Thursday, January 07, 2010

Will Porkulus Help? In One Word, No.

Mid-length essay on the Keynes Fallacy here.

Riedl (Heritage) shoots down the usual Keynsian fallacies. A couple of them:

...among proponents of government spending there is a strong focus on whether people are spending or saving, with the implication that spending circulates through the economy while savings effectively drop out.
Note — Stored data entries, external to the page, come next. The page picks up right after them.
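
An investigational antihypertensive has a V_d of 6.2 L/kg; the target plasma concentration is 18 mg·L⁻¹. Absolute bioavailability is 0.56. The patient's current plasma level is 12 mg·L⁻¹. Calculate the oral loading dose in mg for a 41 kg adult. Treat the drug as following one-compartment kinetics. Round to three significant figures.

2720 mg

Vd = 6.2 L/kg × 41 kg = 254.2 L
The loading dose fills Vd to the target concentration.
Concentration deficit ΔC = 18 − 12 = 6.000 mg/L
LD = Vd × ΔC / F = 254.2 × 6.000 / 0.56 = 2724 mg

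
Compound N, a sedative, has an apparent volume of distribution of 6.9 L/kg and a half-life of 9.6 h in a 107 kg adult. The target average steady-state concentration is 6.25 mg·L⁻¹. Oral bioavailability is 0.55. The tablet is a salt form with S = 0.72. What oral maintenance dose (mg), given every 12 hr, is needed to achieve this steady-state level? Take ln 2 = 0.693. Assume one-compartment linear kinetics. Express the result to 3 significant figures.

10100 mg

Total Vd = 6.9 × 107 = 738.3 L
CL = 0.693 × Vd / t½ = 0.693 × 738.3 / 9.6 = 53.30 L/h
D = CL × Css × τ / F / S = 53.30 × 6.25 × 12 / 0.55 / 0.72 = 10090 mg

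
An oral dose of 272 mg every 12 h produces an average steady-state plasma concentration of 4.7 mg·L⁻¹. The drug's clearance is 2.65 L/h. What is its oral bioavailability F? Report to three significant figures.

0.549

F·D/τ = CL·Css at steady state → F = CL·Css·τ / D.
F = 2.65 × 4.7 × 12 / 272 = 0.549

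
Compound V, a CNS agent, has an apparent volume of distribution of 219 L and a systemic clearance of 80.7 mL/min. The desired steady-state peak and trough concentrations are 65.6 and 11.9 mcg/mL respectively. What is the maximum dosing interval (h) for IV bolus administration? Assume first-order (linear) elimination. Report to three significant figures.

CL = 80.7 mL/min × 60/1000 = 4.842 L/h
k = CL / Vd = 4.842 / 219.0 = 0.02211 h⁻¹
Between IV bolus doses, concentration decays as C = C₀·e^(−kτ), so C_peak/C_trough = e^(kτ).
τ_max = ln(C_peak/C_trough) / k = ln(65.6/11.9) / 0.02211 = 1.707 / 0.02211 = 77.20 h

77.2 h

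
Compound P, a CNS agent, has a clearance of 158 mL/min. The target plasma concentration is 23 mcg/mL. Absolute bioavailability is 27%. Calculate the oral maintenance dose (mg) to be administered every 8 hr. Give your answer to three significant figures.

6460 mg

Convert clearance: 158 mL/min × 60 min/h ÷ 1000 mL/L = 9.480 L/h
D = CL × Css × τ / F = 9.480 × 23 × 8 / 0.27 = 6460 mg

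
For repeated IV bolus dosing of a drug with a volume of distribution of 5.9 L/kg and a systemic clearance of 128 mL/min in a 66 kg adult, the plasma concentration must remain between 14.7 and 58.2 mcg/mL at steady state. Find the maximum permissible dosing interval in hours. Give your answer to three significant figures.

Vd(total) = 66 kg × 5.9 L/kg = 389.4 L
Convert clearance: 128 mL/min × 60 min/h ÷ 1000 mL/L = 7.680 L/h
k = CL / Vd = 7.680 / 389.4 = 0.01972 h⁻¹
Between IV bolus doses, concentration decays as C = C₀·e^(−kτ), so C_peak/C_trough = e^(kτ).
τ_max = ln(C_peak/C_trough) / k = ln(58.2/14.7) / 0.01972 = 1.376 / 0.01972 = 69.78 h

69.8 h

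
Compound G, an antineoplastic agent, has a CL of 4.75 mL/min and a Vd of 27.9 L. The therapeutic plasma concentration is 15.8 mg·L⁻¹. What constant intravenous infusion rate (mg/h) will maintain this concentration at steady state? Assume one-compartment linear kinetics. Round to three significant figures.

Convert clearance: 4.75 mL/min × 60 min/h ÷ 1000 mL/L = 0.2850 L/h
Vd does not affect the maintenance rate; only clearance governs steady-state input.
Infusion rate = CL · Css = 0.2850 L/h × 15.8 mg/L = 4.503 mg/h

4.50 mg/h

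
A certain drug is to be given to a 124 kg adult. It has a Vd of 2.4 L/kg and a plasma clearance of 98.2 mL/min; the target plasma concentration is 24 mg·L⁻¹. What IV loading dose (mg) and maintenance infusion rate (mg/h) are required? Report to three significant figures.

(a) 7140 mg; (b) 141 mg/h

Vd(total) = 124 kg × 2.4 L/kg = 297.6 L
LD = Vd · C_target = 297.6 × 24 = 7142 mg
CL = 98.2 mL/min = 98.2 × 0.06 = 5.892 L/h
Maintenance: replace elimination → rate = CL × Css = 5.892 × 24 = 141.4 mg/h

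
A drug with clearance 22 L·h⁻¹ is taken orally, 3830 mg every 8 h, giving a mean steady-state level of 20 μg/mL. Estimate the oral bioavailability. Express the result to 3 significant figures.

F·D/τ = CL·Css at steady state → F = CL·Css·τ / D.
F = 22 × 20 × 8 / 3830 = 0.919

0.919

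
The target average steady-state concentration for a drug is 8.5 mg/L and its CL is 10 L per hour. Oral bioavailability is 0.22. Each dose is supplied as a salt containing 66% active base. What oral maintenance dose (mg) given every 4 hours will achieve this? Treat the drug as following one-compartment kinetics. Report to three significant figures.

2340 mg

D = CL × Css × τ / F / S = 10.00 × 8.5 × 4 / 0.22 / 0.66 = 2342 mg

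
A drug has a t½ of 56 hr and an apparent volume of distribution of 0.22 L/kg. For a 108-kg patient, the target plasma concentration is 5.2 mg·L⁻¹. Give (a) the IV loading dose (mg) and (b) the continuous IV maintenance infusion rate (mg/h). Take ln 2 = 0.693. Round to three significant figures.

(a) 124 mg; (b) 1.53 mg/h

Vd(total) = 108 kg × 0.22 L/kg = 23.76 L
LD = Vd × C = 23.76 × 5.2 = 123.6 mg
CL = 0.693 × Vd / t½ = 0.693 × 23.76 / 56 = 0.2940 L/h
Infusion rate = CL × Css = 0.2940 × 5.2 = 1.529 mg/h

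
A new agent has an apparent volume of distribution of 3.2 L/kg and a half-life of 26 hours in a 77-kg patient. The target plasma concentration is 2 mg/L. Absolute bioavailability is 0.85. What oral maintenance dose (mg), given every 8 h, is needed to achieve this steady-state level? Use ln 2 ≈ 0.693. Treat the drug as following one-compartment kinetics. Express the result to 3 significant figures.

124 mg

Total Vd = 3.2 × 77 = 246.4 L
CL = ln 2 · Vd / t½ = 0.693 × 246.4 / 26 = 6.568 L/h
D = CL × Css × τ / F = 6.568 × 2 × 8 / 0.85 = 123.6 mg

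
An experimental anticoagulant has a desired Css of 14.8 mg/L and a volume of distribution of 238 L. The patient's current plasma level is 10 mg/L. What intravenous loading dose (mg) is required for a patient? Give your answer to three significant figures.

The loading dose fills Vd to the target concentration.
Concentration deficit ΔC = 14.8 − 10 = 4.800 mg/L
LD = Vd × ΔC = 238.0 × 4.800 = 1142 mg

1140 mg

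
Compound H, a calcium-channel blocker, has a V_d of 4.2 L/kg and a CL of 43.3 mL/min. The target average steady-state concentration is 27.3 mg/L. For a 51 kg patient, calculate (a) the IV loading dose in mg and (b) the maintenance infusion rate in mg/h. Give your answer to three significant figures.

Total Vd = 4.2 × 51 = 214.2 L
LD = Vd · C_target = 214.2 × 27.3 = 5848 mg
CL = 43.3 mL/min = 43.3 × 0.06 = 2.598 L/h
Infusion rate = 2.598 L/h × 27.3 mg/L = 70.93 mg/h

(a) 5850 mg; (b) 70.9 mg/h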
But savings do not drop out of the economy. Nearly all people put their savings in: (1) banks, which quickly lend the money to others to spend; (2) investments in stocks and bonds; or (3) personal debt reduction. In each of these situations, the financial system transfers one person's savings to someone else who can spend it. So all money is quickly spent regardless of whether it was initially consumed or saved. The only savings that drop out of the economy are those hoarded in mattresses and safes.

OK. Next?

...government spending can put under-utilized factories and individuals to work--but only by idling other resources in whatever part of the economy supplied the funds. If adding $1 billion would create 40,000 jobs in one depressed part of the economy, then losing $1 billion will cost roughly the same number of jobs in whatever part of the economy supplied Washington with the funds

And this one:

Declining consumption means that either: (A) more income is diverted into investment or government spending (which is zero-sum in the short run); or (B) less income is created overall, which typically leads to less spending across all categories. For the latter situation, the solution is to create incentives for productivity that create more wealth and income for people to spend across all categories.

There's also the question of "bubbles," which are a result of mal-investment. Were dotcoms really worth all that money? Houses? Tulips?